Africa-Press – South-Africa. Life Healthcare has attributed a 4.2% jump in group revenue to R13.5 billion for the six months to end-March to improved demand for health services.
The results comprised of a 4.5% increase in Southern African revenue to R9.5 billion and international revenue rising by 1.8% to R3.8 billion.
Normalised earnings before interest, taxation, depreciation and amortisation (EBITDA) for the hospital group’s international operations fell 13.3% to R806 million from R930 million due to the ending of Covid-19-related support services to the NHS in the UK, while its Southern African operations saw normalised EBITDA growth of 7.5% to R1.6 billion.
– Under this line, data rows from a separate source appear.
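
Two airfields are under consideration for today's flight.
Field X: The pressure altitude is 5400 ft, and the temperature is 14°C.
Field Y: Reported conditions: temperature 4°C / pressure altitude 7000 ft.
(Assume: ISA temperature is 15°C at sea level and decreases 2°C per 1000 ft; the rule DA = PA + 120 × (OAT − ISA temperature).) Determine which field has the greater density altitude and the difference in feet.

Field X: ISA temp = 4.2°C, deviation +9.8°C, DA = 5400 + 120 × 9.8 = 6576 ft.
Field Y: ISA temp = 1°C, deviation +3°C, DA = 7000 + 120 × 3 = 7360 ft.
Field Y is higher by 7360 − 6576 = 784 ft.

Field Y by 784 ft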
Headline earnings per share fell 12.7% to 41.4 cents.
The board approved an interim dividend of 15 cents per share for the period.
Group CEO Peter Wharton-Hood, said “the diminishing disruptions from recent Covid-19 waves, coupled with signs of normality returning, have driven an encouraging recovery in healthcare demand, which is reflected in these results.”
“The group remains in a strong financial position, and we have demonstrated our ability to remain resilient during the numerous Covid-19 waves and other challenges including the recent flooding in KwaZulu-Natal… I am confident that Life Healthcare has emerged from the pandemic a more resilient and agile business.”
The group’s share price was up over 2% in morning trade.